Agriculture - products:
cocoa, tobacco, sugarcane, coffee, cotton, rice, beans, potatoes, corn, bananas; cattle, pigs, dairy products, beef, eggs
tourism, sugar processing, gold mining, textiles, cement, tobacco, electrical components, medical devices
Exports - commodities:
gold, silver, cocoa, sugar, coffee, tobacco, meats, consumer goods
Exports - partners:
US 42.5%, Haiti 16.5%, Canada 8.1%, India 4.8% (2015)
Imports - commodities:
petroleum, foodstuffs, cotton and fabrics, chemicals and pharmaceuticals
Imports - partners:
US 42%, China 9.2%, Venezuela 5.6%, Trinidad and Tobago 4.5%, Mexico 4.4% (2015)
Investment Climate - US State Department
Over the last few decades, the Dominican Republic has adopted policies of greater openness to international trade and investment. As a result, foreign direct investment (FDI) has played a prominent role in the country’s economic development; however, significant systemic problems remain. Foreign investors cite a lack of clear, standardized rules by which to compete and a lack of enforcement of existing rules. Complaints have included allegations of widespread corruption, requests for bribes, delays in government payments, increased time and costs necessary to enforce contracts, and non-standard procedures in customs valuation of imported goods, as well as product misclassification as a means of negating CAFTA-DR benefits and increasing customs revenues. The Dominican authorities have carried out some reform efforts aimed at improving transparency and effectiveness of laws affecting competition. Nevertheless, corruption, the need for reform, and better implementation of existing laws are openly and widely discussed as key public grievances.
In 2015, the Dominican economy grew an estimated 7 percent, according to the Central Bank, making it the fastest-growing country in Latin America. Growth was led by public and private sector construction, with 18.2% growth, financial services, with 9.2% growth, and by commerce, education, remittances, and increased tourism receipts. The fiscal deficit, at 1.6% of GDP in 2015, was down somewhat from the previous year. While the macroeconomic situation has stabilized, the investment climate in the coming years will largely depend on sustaining the political will to make and to implement reforms necessary to promote competitiveness, transparency, and attract further foreign investment.
According to information from the International Trade Administration (ITA), the U.S. foreign direct investment (FDI) in the Dominican Republic (stock) was USD 1.224 billion in 2015.

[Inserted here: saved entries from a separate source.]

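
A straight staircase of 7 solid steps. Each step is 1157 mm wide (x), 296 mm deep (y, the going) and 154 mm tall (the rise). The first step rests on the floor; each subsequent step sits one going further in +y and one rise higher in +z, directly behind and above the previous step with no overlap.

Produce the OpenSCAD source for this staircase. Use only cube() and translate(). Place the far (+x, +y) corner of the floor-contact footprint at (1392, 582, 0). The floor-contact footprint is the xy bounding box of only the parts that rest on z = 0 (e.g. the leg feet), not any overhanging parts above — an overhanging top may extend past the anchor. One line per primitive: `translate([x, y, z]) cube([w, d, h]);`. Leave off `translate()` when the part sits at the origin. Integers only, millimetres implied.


translate([235, 286, 0]) cube([1157, 296, 154]);
translate([235, 582, 154]) cube([1157, 296, 154]);
translate([235, 878, 308]) cube([1157, 296, 154]);
translate([235, 1174, 462]) cube([1157, 296, 154]);
translate([235, 1470, 616]) cube([1157, 296, 154]);
translate([235, 1766, 770]) cube([1157, 296, 154]);
translate([235, 2062, 924]) cube([1157, 296, 154]);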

The Dominican Republic is among the main recipients of FDI in the Caribbean and Central America. The manufacturing, mining, power generation, real estate, and tourism sectors are the largest recipients of foreign direct investment. A major Canadian investment in the mining sector totaled over USD 4 billion and represents the largest FDI to date. Historically, the United States has been the largest investor, followed by Canada and Spain.